There is no end to the list of examples of how black people who are just living their lives are called a threat, abused by those who have sworn an oath to protect and serve, and then maimed and killed with impunity. (Even those who live through the ordeal of being body-slammed to the ground for “fitting the description” have physical and emotional scars that can’t heal because they are wounded repeatedly.) Think about all who are forced to witness this brutality and all whose lives have been shattered by those depraved actions.

By contrast, the myriad examples of white people flouting the law and living to tell their stories aren’t even on any list. There’s no list because there have traditionally been few, if any, consequences. This country’s lakes and rivers still are full of the bones of black and brown people whose lives were snatched as bloodsport.

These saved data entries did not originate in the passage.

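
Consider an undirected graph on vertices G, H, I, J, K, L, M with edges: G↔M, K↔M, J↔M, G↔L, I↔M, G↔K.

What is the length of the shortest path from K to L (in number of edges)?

Distance 0: K.
Distance 1: G, M.
Distance 2: I, J, L — contains L.

2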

The stench of burning flesh still wafts from government-sanctioned execution rooms where black people are killed not because they are guilty but because they are too black and too poor to afford legal counsel that would assure due process under the law. The blood of black women and men still runs in the streets and in police holding cells. The bodies of children are still warehoused in cages with only a concrete floor, a foil blanket, and other crying children surrounding them, but no parents. And too many, too many, watch our black and brown fellow human beings have their lives wrung out of them, their humanity stripped from them with little more than some hand wringing and a sad-faced emoji before they scroll on. The tolerance for black and brown suffering and death continues to be high.

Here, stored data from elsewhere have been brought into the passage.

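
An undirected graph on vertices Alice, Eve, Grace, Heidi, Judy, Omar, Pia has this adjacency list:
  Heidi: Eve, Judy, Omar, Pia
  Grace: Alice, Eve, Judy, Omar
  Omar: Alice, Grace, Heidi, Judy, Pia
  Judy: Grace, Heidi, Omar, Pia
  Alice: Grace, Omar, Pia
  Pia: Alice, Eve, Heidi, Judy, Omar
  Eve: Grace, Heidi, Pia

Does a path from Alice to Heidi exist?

Explore from Alice.
Distance 1: reach Grace, Omar, Pia.
Distance 2: reach Eve, Heidi, Judy.
Found Heidi.

Yes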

The perverse irony is that this pandemic–itself a disproportionate burden on the black, brown, immigrant, and poor people who are overwhelmingly the essential workers providing the necessities that allow others the privilege of sheltering in place–is the reason why the world couldn’t look away and unsee what it saw when former police officer Derek Chauvin murdered George Floyd with his knee on his neck for nearly nine minutes. Thankfully, as a result, some more people have joined the frontlines of the fight for an end to police violence and the brutalization of black and brown bodies writ large. But think, Mr. Floyd has loved ones who witnessed his final terrible minutes of life, too. Breonna Taylor had a loving partner who watched her body become riddled with bullet holes from police officers who broke into her home as she slept. Philando Castile‘s partner and pre-school daughter watched him be shot to death by a police officer as he sat in the same car with him. Sandra Bland‘s family had to claim her deceased body from the coroner after watching dashcam footage of her brutalization days before she was to begin a new job. I could go on.

Families ripped apart. Communities terrorized. Blackness criminalized. That is, looking phenotypically of African descent–brown skin and coiled hair–just trying to live. Anti-poverty bias and gender so often at the intersection. Seeing brown people as an impediment to white freedom. Freedom to pillage the land–committing genocide upon its first inhabitants in the process–and steal people. Desecrating life that doesn’t service the desires of white people. This started long ago, yes. But it’s not over. When will it be over?